Many has two boxes one contains 10 colored pencils 4 of witch are red and 6 which are green the other box onther box contains 7 markers and which 4 are red and 3 are blue what's the probability of of many choosing green green pencil and red marker
Pr(grpencil+redmarker)=6/10 * 4/7
=24/70=12/35 about one in three.
To find the probability of Many choosing a green pencil from the first box and a red marker from the second box, we need to take into consideration the number of favorable outcomes and the number of total outcomes.
First, let's determine the number of favorable outcomes.

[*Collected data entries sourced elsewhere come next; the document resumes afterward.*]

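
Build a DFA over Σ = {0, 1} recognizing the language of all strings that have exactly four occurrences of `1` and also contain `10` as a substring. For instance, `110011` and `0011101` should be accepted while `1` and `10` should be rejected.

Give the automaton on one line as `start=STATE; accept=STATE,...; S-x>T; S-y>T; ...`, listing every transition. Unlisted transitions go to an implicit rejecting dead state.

start=A; accept=I; A-0>A; A-1>B; B-0>C; B-1>D; C-0>C; C-1>E; D-0>E; D-1>F; E-0>E; E-1>G; F-0>G; F-1>H; G-0>G; G-1>I; H-0>I; H-1>J; I-0>I; I-1>J; J-0>J; J-1>J

Run two small machines in parallel and take their product. The first has 6 states tracking the count of `1`s, saturating at 5; the second has 3 states tracking whether and how much of `10` has been seen. A product state is a pair (one from each), accepting exactly when both do. Equivalent product states are then merged.
       0  1 
>  A   A  B 
   B   C  D 
   C   C  E 
   D   E  F 
   E   E  G 
   F   G  H 
   G   G  I 
   H   I  J 
 * I   I  J 
   J   J  J 
(> = start, * = accepting)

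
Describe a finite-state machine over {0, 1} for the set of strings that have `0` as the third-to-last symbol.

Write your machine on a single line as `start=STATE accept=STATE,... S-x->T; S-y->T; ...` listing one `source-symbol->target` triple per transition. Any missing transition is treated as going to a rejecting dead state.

start=A; accept=H,I,J,K; A-0->B; A-1->C; B-0->D; B-1->E; C-0->F; C-1->G; D-0->H; D-1->I; E-0->J; E-1->K; F-0->L; F-1->M; G-0->N; G-1->O; H-0->H; H-1->I; I-0->J; I-1->K; J-0->L; J-1->M; K-0->N; K-1->O; L-0->H; L-1->I; M-0->J; M-1->K; N-0->L; N-1->M; O-0->N; O-1->O

Because acceptance depends on a position counted from the end, the machine has to buffer the most recent 3 symbols. Make each state the string of the last up-to-3 symbols read; on input `x` shift the window left and append `x`. Accept when the buffered window has length 3 and begins with `0`.
A 15-state machine:
       0  1 
>  A   B  C 
   B   D  E 
   C   F  G 
   D   H  I 
   E   J  K 
   F   L  M 
   G   N  O 
 * H   H  I 
 * I   J  K 
 * J   L  M 
 * K   N  O 
   L   H  I 
   M   J  K 
   N   L  M 
   O   N  O 
(> = start, * = accepting)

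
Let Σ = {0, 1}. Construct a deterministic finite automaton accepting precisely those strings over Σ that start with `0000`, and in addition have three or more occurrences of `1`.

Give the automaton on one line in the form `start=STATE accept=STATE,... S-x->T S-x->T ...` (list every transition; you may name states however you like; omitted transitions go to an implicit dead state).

Run two small machines in parallel and take their product. One (6 states) tracks whether the input so far still matches the prefix `0000`; the other (5 states) tracks the count of `1`s, saturating at 4. Each combined state is a pair, one component from each; accept when both components accept.
With 13 states:
          0    1  
>  q0     q1   q2 
   q1     q3   q2 
   q2     q2   q4 
   q3     q5   q2 
   q4     q4   q6 
   q5     q7   q2 
   q6     q6   q8 
   q7     q7   q9 
   q8     q8   q8 
   q9     q9  q10 
   q10   q10  q11 
 * q11   q11  q12 
 * q12   q12  q12 
(> = start, * = accepting)

start=q0 accept=q11,q12 q0-0->q1 q0-1->q2 q1-0->q3 q1-1->q2 q2-0->q2 q2-1->q4 q3-0->q5 q3-1->q2 q4-0->q4 q4-1->q6 q5-0->q7 q5-1->q2 q6-0->q6 q6-1->q8 q7-0->q7 q7-1->q9 q8-0->q8 q8-1->q8 q9-0->q9 q9-1->q10 q10-0->q10 q10-1->q11 q11-0->q11 q11-1->q12 q12-0->q12 q12-1->q12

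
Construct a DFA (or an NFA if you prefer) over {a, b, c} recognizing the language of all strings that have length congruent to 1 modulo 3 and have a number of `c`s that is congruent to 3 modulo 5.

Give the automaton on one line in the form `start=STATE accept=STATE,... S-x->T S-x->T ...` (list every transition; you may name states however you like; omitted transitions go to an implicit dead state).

start=q0 accept=q10 q0-a->q1 q0-b->q1 q0-c->q2 q1-a->q3 q1-b->q3 q1-c->q4 q2-a->q4 q2-b->q4 q2-c->q5 q3-a->q0 q3-b->q0 q3-c->q6 q4-a->q6 q4-b->q6 q4-c->q7 q5-a->q7 q5-b->q7 q5-c->q8 q6-a->q2 q6-b->q2 q6-c->q9 q7-a->q9 q7-b->q9 q7-c->q10 q8-a->q10 q8-b->q10 q8-c->q11 q9-a->q5 q9-b->q5 q9-c->q12 q10-a->q12 q10-b->q12 q10-c->q13 q11-a->q13 q11-b->q13 q11-c->q3 q12-a->q8 q12-b->q8 q12-c->q14 q13-a->q14 q13-b->q14 q13-c->q0 q14-a->q11 q14-b->q11 q14-c->q1

Build one automaton per condition and run them in lockstep. One (3 states) tracks the input length modulo 3; the other (5 states) tracks the count of `c`s modulo 5. Each combined state is a pair, one component from each; accept when both components accept.
15 states suffice.
          a    b    c  
>  q0     q1   q1   q2 
   q1     q3   q3   q4 
   q2     q4   q4   q5 
   q3     q0   q0   q6 
   q4     q6   q6   q7 
   q5     q7   q7   q8 
   q6     q2   q2   q9 
   q7     q9   q9  q10 
   q8    q10  q10  q11 
   q9     q5   q5  q12 
 * q10   q12  q12  q13 
   q11   q13  q13   q3 
   q12    q8   q8  q14 
   q13   q14  q14   q0 
   q14   q11  q11   q1 
(> = start, * = accepting)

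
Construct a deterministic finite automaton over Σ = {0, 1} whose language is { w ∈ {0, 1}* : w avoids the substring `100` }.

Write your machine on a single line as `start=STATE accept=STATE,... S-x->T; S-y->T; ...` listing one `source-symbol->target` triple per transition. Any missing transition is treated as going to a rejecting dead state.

Track partial matches of the forbidden pattern `100`. State q3 is a dead state reached once `100` has occurred; every other state accepts. q0 means no part of `100` is currently matched.
With 4 states:
        0   1  
>* q0   q0  q1 
 * q1   q2  q1 
 * q2   q3  q1 
   q3   q3  q3 
(> = start, * = accepting)

start=q0; accept=q0,q1,q2; q0-0->q0; q0-1->q1; q1-0->q2; q1-1->q1; q2-0->q3; q2-1->q1; q3-0->q3; q3-1->q3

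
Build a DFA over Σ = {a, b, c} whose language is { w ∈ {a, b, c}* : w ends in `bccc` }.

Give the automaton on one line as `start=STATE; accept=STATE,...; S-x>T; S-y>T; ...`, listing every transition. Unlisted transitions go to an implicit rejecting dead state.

Let each state record the length of the longest suffix of the input read so far that is also a prefix of `bccc`. q1 means the last symbol is `b`; q2 means the last 2 symbols are `bc`; q3 means the last 3 symbols are `bcc`; q4 means the last 4 symbols are `bccc`. Accept only at q4, where the string currently ends in `bccc`.
A 5-state machine:
        a   b   c  
>  q0   q0  q1  q0 
   q1   q0  q1  q2 
   q2   q0  q1  q3 
   q3   q0  q1  q4 
 * q4   q0  q1  q0 
(> = start, * = accepting)

start=q0; accept=q4; q0-a>q0; q0-b>q1; q0-c>q0; q1-a>q0; q1-b>q1; q1-c>q2; q2-a>q0; q2-b>q1; q2-c>q3; q3-a>q0; q3-b>q1; q3-c>q4; q4-a>q0; q4-b>q1; q4-c>q0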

Many needs to choose a green pencil from the first box, which contains 6 green pencils out of a total of 10 colored pencils. So, the probability of Many choosing a green pencil from the first box is 6/10.
Next, Many needs to choose a red marker from the second box, which contains 4 red markers out of a total of 7 markers. Hence, the probability of Many picking a red marker from the second box is 4/7.
To find the probability of both events happening, we multiply the two probabilities together. Thus, the probability of Many choosing a green pencil from the first box and a red marker from the second box is (6/10) * (4/7).
Calculating it gives us (6/10) * (4/7) = 24/70.
Simplifying the fraction, we get 6/17.
Therefore, the probability of Many choosing a green pencil from the first box and a red marker from the second box is 6/17.